Begitu pentingnya teman sebaya bagi remaja, bahkan ada kalanya menjadi sangat penting melebihi keluarga. Hal ini disebabkan di sana mereka lebih bebas berekspresi, dapat bersama-sama mendapatkan pengalaman tentang dunia, dan dapat memperkuat identitas dirinya melalui aktivitas bersama.
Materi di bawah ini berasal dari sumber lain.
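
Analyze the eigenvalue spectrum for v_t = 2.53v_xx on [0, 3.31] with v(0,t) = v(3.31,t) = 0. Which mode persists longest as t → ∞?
Eigenvalues: λₙ = 2.53n²π²/3.31².
First three modes:
  n=1: λ₁ = 2.53π²/3.31² ≈ 2.279
  n=2: λ₂ = 10.12π²/3.31² ≈ 9.116 (4× faster decay)
  n=3: λ₃ = 22.77π²/3.31² ≈ 20.512 (9× faster decay)
As t → ∞, higher modes decay exponentially faster. The n=1 mode dominates: v ~ c₁ sin(πx/3.31) e^{-λ₁t}.
Decay rate: λ₁ = 2.53π²/3.31² ≈ 2.279.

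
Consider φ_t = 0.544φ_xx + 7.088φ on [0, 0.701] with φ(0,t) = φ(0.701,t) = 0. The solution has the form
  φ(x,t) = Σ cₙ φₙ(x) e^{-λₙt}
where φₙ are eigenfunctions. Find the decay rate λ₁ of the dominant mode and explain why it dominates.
Eigenvalues: λₙ = 0.544n²π²/0.701² - 7.088.
First three modes:
  n=1: λ₁ = 0.544π²/0.701² - 7.088 ≈ 3.838
  n=2: λ₂ = 2.176π²/0.701² - 7.088 ≈ 36.616
  n=3: λ₃ = 4.896π²/0.701² - 7.088 ≈ 91.246
Since 0.544π²/0.701² ≈ 10.926 > 7.088, all λₙ > 0.
The n=1 mode decays slowest → dominates as t → ∞.
Asymptotic: φ ~ c₁ sin(πx/0.701) e^{-λ₁t} with decay rate λ₁ ≈ 3.838.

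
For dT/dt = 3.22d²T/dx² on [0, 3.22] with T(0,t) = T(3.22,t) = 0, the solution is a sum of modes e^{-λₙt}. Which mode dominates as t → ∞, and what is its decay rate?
Eigenvalues: λₙ = 3.22n²π²/3.22².
First three modes:
  n=1: λ₁ = 3.22π²/3.22² ≈ 3.065
  n=2: λ₂ = 12.88π²/3.22² ≈ 12.26 (4× faster decay)
  n=3: λ₃ = 28.98π²/3.22² ≈ 27.586 (9× faster decay)
As t → ∞, higher modes decay exponentially faster. The n=1 mode dominates: T ~ c₁ sin(πx/3.22) e^{-λ₁t}.
Decay rate: λ₁ = 3.22π²/3.22² ≈ 3.065.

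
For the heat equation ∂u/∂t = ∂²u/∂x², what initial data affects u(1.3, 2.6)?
The entire real line. The heat equation has infinite propagation speed: any initial disturbance instantly affects all points (though exponentially small far away).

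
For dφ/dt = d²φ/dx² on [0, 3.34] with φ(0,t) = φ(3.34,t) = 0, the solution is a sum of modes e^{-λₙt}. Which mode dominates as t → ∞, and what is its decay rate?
Eigenvalues: λₙ = n²π²/3.34².
First three modes:
  n=1: λ₁ = π²/3.34² ≈ 0.885
  n=2: λ₂ = 4π²/3.34² ≈ 3.539 (4× faster decay)
  n=3: λ₃ = 9π²/3.34² ≈ 7.962 (9× faster decay)
As t → ∞, higher modes decay exponentially faster. The n=1 mode dominates: φ ~ c₁ sin(πx/3.34) e^{-λ₁t}.
Decay rate: λ₁ = π²/3.34² ≈ 0.885.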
Contohnya, mereka cenderung sama-sama menolak otoritas yang sewenang-wenang, baik di rumah maupun di sekolah. Mereka sama-sama menyukai keceriaan dan menolak situasi yang menekan. Kesamaan-kesamaan ini memungkinkan mereka untuk saling mendukung, termasuk dalam hal mengekspresikan diri.

Mereka sama-sama ingin mencoba hal-hal baru, tidak puas dengan hal-hal yang tradisional, melepaskan diri dari stereotip-stereotip yang dibangun oleh masyarakat. Model rambut, pakaian, sepatu, menjadi sarana mengekspresikan keinginannya akan orisinalitas.
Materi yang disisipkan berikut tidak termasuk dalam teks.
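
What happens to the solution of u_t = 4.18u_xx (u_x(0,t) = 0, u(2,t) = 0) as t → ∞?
u → 0. Heat escapes through the Dirichlet boundary.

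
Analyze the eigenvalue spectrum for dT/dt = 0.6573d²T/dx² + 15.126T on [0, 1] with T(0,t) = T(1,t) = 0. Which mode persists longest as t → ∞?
Eigenvalues: λₙ = 0.6573n²π²/1² - 15.126.
First three modes:
  n=1: λ₁ = 0.6573π² - 15.126 ≈ -8.639
  n=2: λ₂ = 2.6292π² - 15.126 ≈ 10.823
  n=3: λ₃ = 5.9157π² - 15.126 ≈ 43.26
Since 0.6573π² ≈ 6.487 < 15.126, λ₁ < 0.
The n=1 mode grows fastest (−λₙ is largest for n=1) → dominates.
Asymptotic: T ~ c₁ sin(πx/1) e^{8.639t} (exponential growth at rate −λ₁ ≈ 8.639).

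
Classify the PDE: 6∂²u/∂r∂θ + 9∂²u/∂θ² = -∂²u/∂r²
Rewriting in standard form: ∂²u/∂r² + 6∂²u/∂r∂θ + 9∂²u/∂θ² = 0. A = 1, B = 6, C = 9. Discriminant B² - 4AC = 0. Since 0 = 0, parabolic.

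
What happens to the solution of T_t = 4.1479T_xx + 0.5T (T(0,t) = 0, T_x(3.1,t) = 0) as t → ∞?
T → 0. Diffusion dominates reaction (r=0.5 < κπ²/(4L²)≈1.06); solution decays.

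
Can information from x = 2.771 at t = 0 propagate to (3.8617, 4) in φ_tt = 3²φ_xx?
Yes. The domain of dependence is [-8.1383, 15.8617], and 2.771 ∈ [-8.1383, 15.8617].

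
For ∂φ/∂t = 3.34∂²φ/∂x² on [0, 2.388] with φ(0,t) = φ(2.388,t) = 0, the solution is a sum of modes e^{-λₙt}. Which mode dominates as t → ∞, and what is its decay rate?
Eigenvalues: λₙ = 3.34n²π²/2.388².
First three modes:
  n=1: λ₁ = 3.34π²/2.388² ≈ 5.781
  n=2: λ₂ = 13.36π²/2.388² ≈ 23.123 (4× faster decay)
  n=3: λ₃ = 30.06π²/2.388² ≈ 52.026 (9× faster decay)
As t → ∞, higher modes decay exponentially faster. The n=1 mode dominates: φ ~ c₁ sin(πx/2.388) e^{-λ₁t}.
Decay rate: λ₁ = 3.34π²/2.388² ≈ 5.781.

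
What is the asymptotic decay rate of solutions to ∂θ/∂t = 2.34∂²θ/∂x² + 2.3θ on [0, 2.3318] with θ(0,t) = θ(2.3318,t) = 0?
Eigenvalues: λₙ = 2.34n²π²/2.3318² - 2.3.
First three modes:
  n=1: λ₁ = 2.34π²/2.3318² - 2.3 ≈ 1.947
  n=2: λ₂ = 9.36π²/2.3318² - 2.3 ≈ 14.69
  n=3: λ₃ = 21.06π²/2.3318² - 2.3 ≈ 35.927
Since 2.34π²/2.3318² ≈ 4.247 > 2.3, all λₙ > 0.
The n=1 mode decays slowest → dominates as t → ∞.
Asymptotic: θ ~ c₁ sin(πx/2.3318) e^{-λ₁t} with decay rate λ₁ ≈ 1.947.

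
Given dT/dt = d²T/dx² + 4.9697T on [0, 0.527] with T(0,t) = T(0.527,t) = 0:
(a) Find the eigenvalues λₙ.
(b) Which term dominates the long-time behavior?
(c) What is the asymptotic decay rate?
Eigenvalues: λₙ = n²π²/0.527² - 4.9697.
First three modes:
  n=1: λ₁ = π²/0.527² - 4.9697 ≈ 30.567
  n=2: λ₂ = 4π²/0.527² - 4.9697 ≈ 137.178
  n=3: λ₃ = 9π²/0.527² - 4.9697 ≈ 314.862
Since π²/0.527² ≈ 35.537 > 4.9697, all λₙ > 0.
The n=1 mode decays slowest → dominates as t → ∞.
Asymptotic: T ~ c₁ sin(πx/0.527) e^{-λ₁t} with decay rate λ₁ ≈ 30.567.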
Tato pada tubuh tidak lagi diartikan sebagai simbol kebrutalan; gaya punk tidak lagi dimaknai sebagai penampilan anak jalanan; anting tidak harus untuk wanita dan tidak pula dimaknai sebagai simbul gay, dan seterusnya.

Bagaimanapun, mengikuti kematangan seksual yang terjadi, mereka ingin dapat mengembangkan perilaku sesuai dengan peran jenisnya, sebagai pria atau wanita secara matang. Di antara teman sebaya mereka dapat mengekspresikan bagaimana perilaku yang matang sesuai tuntutan peran jenisnya.

Dalam kebersamaan itu mereka dapat saling memperkuat identitas dirinya. Dalam Psikologi Sosial sangat dimaklumi bahwa seseorang cenderung mengelola keanggotaannya dalam suatu kelompok dalam rangka mengelola konsep diri.

Dengan menjadi anggota kelompok, individu akan merasa memiliki identitas sosial yang pasti. Bagi remaja, identitas sosial sangat penting karena mereka masih membutuhkan kepastian siapa dirinya dalam masyarakat agar merasa berharga.

Secara keseluruhan, teman sebaya bagi remaja memiliki enam fungsi positif (Kelly & Hansen, dalam Dacey & Kenny, 1997): (a) mengendalikan impuls agresif; (b) mendapatkan dukungan sosial dan dukungan emosional serta kemandirian; (c) meningkatkan keterampilan sosial, kemampuan bernalar, dan mengekspresikan perasaan secara matang; (d) mengembangkan sikap terhadap seksualitas dan perilaku sesuai peran jenis; (e) memperkuat nilai-nilai dan keputusan moral; (f) memperkuat harga diri (self esteem).